La morosité du discours qui avait caractérisé la dernière campagne électorale n’est plus. Les Pierre Karl Péladeau, Bernard Drainville, Martine Ouellet, Pierre Céré et Alexandre Cloutier nous ont réservé ce soir-là de solides envolées sur l’incontournable nécessité de faire du Québec un pays pour se délester du poids accablant d’une fédération canadienne qui ne se soucie guère de notre existence, de nos besoins économiques et même de notre survivance et qui travaille inlassablement à la destruction de notre nation.

Ils ont tous mis au cœur de leur action politique ce projet salutaire, mettant au rancart la «bonne gouvernance» et autres balivernes ne servant qu’à camoufler une longue litanie de peurs ataviques et improductives. C’est dans une prise sur le réel que se dessine leur action. C’est dans l’agir que s’élabore leur praxis politique (pour employer ce terme cher à Pierre Céré). On ne rêve plus d’indépendance, on la fait! Pour cette nouvelle garde du PQ – recrutée, faut-il le rappeler, par Pauline Marois - il est hors de question de tomber dans cette erreur de perspective ontologique qui consiste à «refuser de disposer des moyens de se déterminer soi-même et confier à autrui son destin (1)».
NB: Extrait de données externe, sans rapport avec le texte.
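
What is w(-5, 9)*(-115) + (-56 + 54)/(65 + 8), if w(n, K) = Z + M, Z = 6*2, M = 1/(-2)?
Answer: -193089/146 ≈ -1322.5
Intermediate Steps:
M = -1/2 ≈ -0.50000
Z = 12
w(n, K) = 23/2 (w(n, K) = 12 - 1/2 = 23/2)
w(-5, 9)*(-115) + (-56 + 54)/(65 + 8) = (23/2)*(-115) + (-56 + 54)/(65 + 8) = -2645/2 - 2/73 = -193089/146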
Tous l’ont suffisamment dit mercredi soir en étalant leurs visions économiques du Québec, en déroulant devant nous la perspective de la première nation verte en Amérique du Nord, un projet qui passe, entre autres vecteurs, par l’électrification des transports, la transformation chez nous de nos ressources naturelles et des investissements dans ce qui constitue des faisceaux marquants de notre économie, notamment les mines, la foresterie et la réanimation d’une industrie manufacturière pour laquelle nous aurions nous-mêmes la possibilité de négocier avec nos partenaires commerciaux du monde des arrangements qui nous seraient mutuellement favorables, contrairement à ce qui se passe actuellement lorsque nous sommes pieds et poings liés à l’indifférence du gouvernement du Canada quand il s’agit de défendre les intérêts du Québec en ce domaine. Comme l’a dit la studieuse Martine Ouellet, le Canada travaille à l’étranger pour vendre son pétrole sale de l’Alberta. Le Québec, lui, parle d’hydro-électricité et d’économie verte. Nous pataugeons dans l’irréconciliable.
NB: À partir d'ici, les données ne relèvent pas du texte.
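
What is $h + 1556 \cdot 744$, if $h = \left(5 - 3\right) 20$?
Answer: $1157704$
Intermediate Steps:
$h = 40$ ($h = 2 \cdot 20 = 40$)
$h + 1556 \cdot 744 = 40 + 1556 \cdot 744 = 40 + 1157664 = 1157704$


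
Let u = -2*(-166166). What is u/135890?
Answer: 166166/67945 ≈ 2.4456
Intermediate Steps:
u = 332332
u/135890 = 332332/135890 = 332332*(1/135890) = 166166/67945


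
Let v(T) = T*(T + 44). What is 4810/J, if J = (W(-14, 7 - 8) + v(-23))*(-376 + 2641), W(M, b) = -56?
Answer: -962/244167 ≈ -0.0039399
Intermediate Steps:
v(T) = T*(44 + T)
J = -1220835 (J = (-56 - 23*(44 - 23))*(-376 + 2641) = (-56 - 23*21)*2265 = (-56 - 483)*2265 = -539*2265 = -1220835)
4810/J = 4810/(-1220835) = 4810*(-1/1220835) = -962/244167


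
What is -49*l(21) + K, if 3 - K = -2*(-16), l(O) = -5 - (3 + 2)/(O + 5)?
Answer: 5861/26 ≈ 225.42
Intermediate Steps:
l(O) = -5 - 5/(5 + O)
K = -29 (K = 3 - (-2)*(-16) = 3 - 1*32 = 3 - 32 = -29)
-49*l(21) + K = -245*(-6 - 1*21)/(5 + 21) - 29 = -245*(-6 - 21)/26 - 29 = -245*(-27)/26 - 29 = -49*(-135/26) - 29 = 6615/26 - 29 = 5861/26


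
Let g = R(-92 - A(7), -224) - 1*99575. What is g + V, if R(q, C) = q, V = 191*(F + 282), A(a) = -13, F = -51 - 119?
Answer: -78262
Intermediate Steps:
F = -170
V = 21392 (V = 191*(-170 + 282) = 191*112 = 21392)
g = -99654 (g = (-92 - 1*(-13)) - 1*99575 = (-92 + 13) - 99575 = -79 - 99575 = -99654)
g + V = -99654 + 21392 = -78262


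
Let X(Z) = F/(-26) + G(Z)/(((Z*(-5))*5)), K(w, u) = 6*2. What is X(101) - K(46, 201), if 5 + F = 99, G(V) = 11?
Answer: -512718/32825 ≈ -15.620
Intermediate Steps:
F = 94 (F = -5 + 99 = 94)
K(w, u) = 12
X(Z) = -47/13 - 11/(25*Z) (X(Z) = 94/(-26) + 11/(((Z*(-5))*5)) = 94*(-1/26) + 11/((-5*Z*5)) = -47/13 + 11/((-25*Z)) = -47/13 + 11*(-1/(25*Z)) = -47/13 - 11/(25*Z))
X(101) - K(46, 201) = (1/325)*(-143 - 1175*101)/101 - 1*12 = (1/325)*(1/101)*(-143 - 118675) - 12 = (1/325)*(1/101)*(-118818) - 12 = -118818/32825 - 12 = -512718/32825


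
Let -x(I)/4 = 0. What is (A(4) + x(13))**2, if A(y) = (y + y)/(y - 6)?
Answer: 16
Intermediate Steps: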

Ce que nous disent clairement ces hérauts de l’indépendance est clair en regard des thèmes abordés mercredi: voulons-nous nous enrichir ou voulons-nous demeurer une province du Canada qui nous paralyse et nous met des bâtons dans les roues?
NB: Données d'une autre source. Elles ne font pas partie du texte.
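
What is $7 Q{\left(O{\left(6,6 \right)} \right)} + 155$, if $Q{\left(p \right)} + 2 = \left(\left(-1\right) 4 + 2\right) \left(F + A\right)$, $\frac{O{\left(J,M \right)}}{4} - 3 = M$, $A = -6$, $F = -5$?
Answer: $295$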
Ce que n’ont pas non plus souligné les médias, à la suite du débat, c’est cette brillante entreprise de déconstruction du discours fédéraliste à laquelle se sont livrée les candidats. Ce discours fédéraliste, fondé sur le mensonge et des mythes éhontés, est un champ de ruines. Bernard Drainville nous en a donné un exemple vibrant lorsqu’il a qualifié le système de péréquation canadien de «dommages» qu’il nous faut payer pour appartenir à l’ensemble canadien, démontrant ainsi le caractère pernicieux d’un système qui nous empêche de prendre notre envol économique. Et c’est justement ce que la création d’un Institut de recherche appliquée sur l’indépendance, proposé par PKP, aura pour objectif de démontrer : la pétrification intellectuelle des défenseurs du système canadian qui appuient leur argumentaire sur des sornettes économiques.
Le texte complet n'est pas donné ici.